Rhodes: No, you can do it.
Luke: Are you not a big sci-fi person?
Rhodes: No, I am—I just don’t care about spoilers.
Luke: Okay. There’s this scene in the last third of the movie where Ryan Gosling has to confront Harrison Ford, who’s hiding out in Las Vegas in this abandoned casino-type building. It kind of draws these parallels between gambling and religion because Ryan Gosling is, like, creeping around this version of Las Vegas that looks like a bunch of abandoned religious temples. Eventually he ends up in this lounge or theater area where there’s projections of Elvis playing. Nobody is singing but Elvis is playing. I forget what Ryan Gosling and Harrison Ford are fighting over but they start fighting with this projection of Elvis playing in the background.

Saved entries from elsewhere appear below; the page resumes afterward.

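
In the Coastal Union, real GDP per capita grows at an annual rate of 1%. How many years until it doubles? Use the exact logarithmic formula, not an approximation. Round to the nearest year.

t = ln(2) / ln(1 + 0.01) = 0.6931 / 0.009950 ≈ 69.66.
≈ 70 years.

70 years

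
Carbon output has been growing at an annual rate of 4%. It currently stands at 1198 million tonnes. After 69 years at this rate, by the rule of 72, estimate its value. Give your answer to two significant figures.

approximately 17000 million tonnes

Doubling time ≈ 72/4 = 18.00 years.
69 years is 69/18.00 ≈ 3.83 doublings, a factor of 2^3.83 ≈ 14.22.
1198 × 14.22 ≈ 17000 million tonnes.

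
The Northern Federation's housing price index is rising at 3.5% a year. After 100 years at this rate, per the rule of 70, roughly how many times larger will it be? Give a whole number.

At 3.5% one doubling takes ≈ 20.00 years; 100 years is 5 of them, so ×32.

≈ 32 times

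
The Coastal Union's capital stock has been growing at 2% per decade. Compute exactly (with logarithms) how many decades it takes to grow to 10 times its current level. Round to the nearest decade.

t = ln(10) / ln(1 + 0.02) = 2.3026 / 0.019803 ≈ 116.28.
≈ 116 decades.

116 decades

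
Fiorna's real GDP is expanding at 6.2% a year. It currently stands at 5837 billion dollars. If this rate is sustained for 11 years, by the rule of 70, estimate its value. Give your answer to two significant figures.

Doubling time ≈ 70/6.2 = 11.29 years.
11 years is 11/11.29 ≈ 0.97 doublings, a factor of 2^0.97 ≈ 1.96.
5837 × 1.96 ≈ 11000 billion dollars.

roughly 11000 billion dollars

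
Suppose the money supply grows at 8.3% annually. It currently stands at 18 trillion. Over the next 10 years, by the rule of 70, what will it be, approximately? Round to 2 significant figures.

41 trillion

Doubling time ≈ 70/8.3 = 8.43 years.
10 years is 10/8.43 ≈ 1.19 doublings, a factor of 2^1.19 ≈ 2.28.
18 × 2.28 ≈ 41 trillion.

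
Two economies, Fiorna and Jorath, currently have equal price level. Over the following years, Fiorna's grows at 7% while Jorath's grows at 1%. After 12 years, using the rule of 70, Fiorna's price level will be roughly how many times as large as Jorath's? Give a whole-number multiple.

Rate gap = 7% − 1% = 6 points.
The ratio doubles every 70/6 ≈ 11.67 years.
12/11.67 ≈ 1.03 doublings → ratio ≈ 2^1.03 ≈ 2.

roughly 2 times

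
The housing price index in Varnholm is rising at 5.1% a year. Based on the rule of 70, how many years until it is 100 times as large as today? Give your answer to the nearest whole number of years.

Doubling time ≈ 70/5.1 = 13.73 years.
Reaching 100× takes log₂(100) ≈ 6.64 doublings.
6.64 × 13.73 ≈ 91 years.

91 years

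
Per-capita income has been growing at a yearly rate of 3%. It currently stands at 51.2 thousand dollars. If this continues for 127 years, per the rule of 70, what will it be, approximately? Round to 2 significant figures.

It doubles every 70/3 ≈ 23.33 years, so 127 years is 5.44 doublings.
2^5.44 ≈ 43.41; 51.2 × 43.41 ≈ 2200 thousand dollars.

roughly 2200 thousand dollars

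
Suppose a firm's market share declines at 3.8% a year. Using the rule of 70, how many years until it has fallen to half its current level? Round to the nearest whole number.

The rule works in reverse for decay: 70/3.8 ≈ 18.42 years to halve.

≈ 18 years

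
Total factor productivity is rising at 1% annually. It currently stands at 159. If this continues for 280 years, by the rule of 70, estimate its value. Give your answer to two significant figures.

Doubling time ≈ 70/1 = 70.00 years.
280 years is 280/70.00 ≈ 4.00 doublings, a factor of 2^4.00 ≈ 16.00.
159 × 16.00 ≈ 2500.

≈ 2500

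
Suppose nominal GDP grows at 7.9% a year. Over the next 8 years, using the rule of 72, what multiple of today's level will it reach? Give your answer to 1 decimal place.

Doubles every ≈ 9.11 years (72/7.9).
8 years is 0.88 doublings; 2^0.88 ≈ 1.8×.

about 1.8 times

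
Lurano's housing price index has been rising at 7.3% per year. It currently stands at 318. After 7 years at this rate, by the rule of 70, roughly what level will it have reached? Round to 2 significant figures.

Doubling time ≈ 70/7.3 = 9.59 years.
7 years is 7/9.59 ≈ 0.73 doublings, a factor of 2^0.73 ≈ 1.66.
318 × 1.66 ≈ 530.

approximately 530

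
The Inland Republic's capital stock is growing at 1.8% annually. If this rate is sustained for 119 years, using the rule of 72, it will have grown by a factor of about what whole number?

Doubling time ≈ 72/1.8 = 40.00 years.
119/40.00 ≈ 3 doublings, so about 2^3 = 8×.

roughly 8 times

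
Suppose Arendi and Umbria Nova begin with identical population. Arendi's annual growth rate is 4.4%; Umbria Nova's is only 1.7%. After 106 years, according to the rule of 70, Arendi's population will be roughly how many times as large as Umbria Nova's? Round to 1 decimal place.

Only the 2.7-point difference matters.
70/2.7 ≈ 25.93 years per doubling of the ratio; 106 years gives 4.09 doublings, so ≈ 17.0×.

roughly 17.0 times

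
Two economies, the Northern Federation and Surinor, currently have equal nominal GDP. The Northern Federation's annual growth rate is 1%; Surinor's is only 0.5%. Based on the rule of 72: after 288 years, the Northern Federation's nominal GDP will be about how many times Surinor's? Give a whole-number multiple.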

I don’t know what it was but there is something about that scene that struck a chord with me. It’s kind of like us fighting with the classics. It’s almost like an Oedipal thing; culturally, we still haven’t moved on from a time where nothing has been as famous than Elvis or The Beatles, and people still hold these idols and ideals about how things should be. I don’t think that is going to go away any time soon, but at the same time I’m hopeful for new inclusive spaces for people in culture. I didn’t really expect us to be talking about this, I hope you can turn this into something that people can read.
Rhodes: I mean, I’m having fun.
Luke: Okay.
Rhodes: So, I was thinking about Picasso’s Blue Period while listening to the album, and thinking about the sense of cultural loss and melancholy he was evoking at that time. Is 21st Century Blue working in a similar way for you?
Luke: I think it might be more complicated than that. It’s a loss but I think it’s more responding to change and disillusionment with the sheer state of the world. I think it’s a hard time for people in their early 20s, coming to understand that people who have authority, ‘adults,’ don’t really know what they’re doing and that they’re leaving a lot of issues that the younger generation is going to deal with. So in a way it’s kind of like the classic ‘music is therapy’ thing, where this album was how I made sense of those feelings. I would spill my guts in these sessions and then try to make sense of it after and make it something that is palatable in a pop context.
Rhodes: You’ve talked before about how you see contemporary culture as kind of stuck in this postmodern aesthetic. I was wondering how you were responding to that with this album.
Luke: Well, I guess what I’ll say is that it’s something that I realized later on. I responded to it by making what I saw as the most timeless and most quote-unquote ‘classic’ thing I could. That’s probably my next step; figuring out how I escape the textbook standard of what a ‘good’ musician is, and how I survive while doing that. [With this record] I felt like I had to make something that was tried and true. I had to make an album that was both uncompromisingly experimental and had a pop sensibility that would exist in a very specific space. I wanted this album to serve as a foundation for what I do in the future. I don’t think I escaped postmodernism on this album. But it was intentional.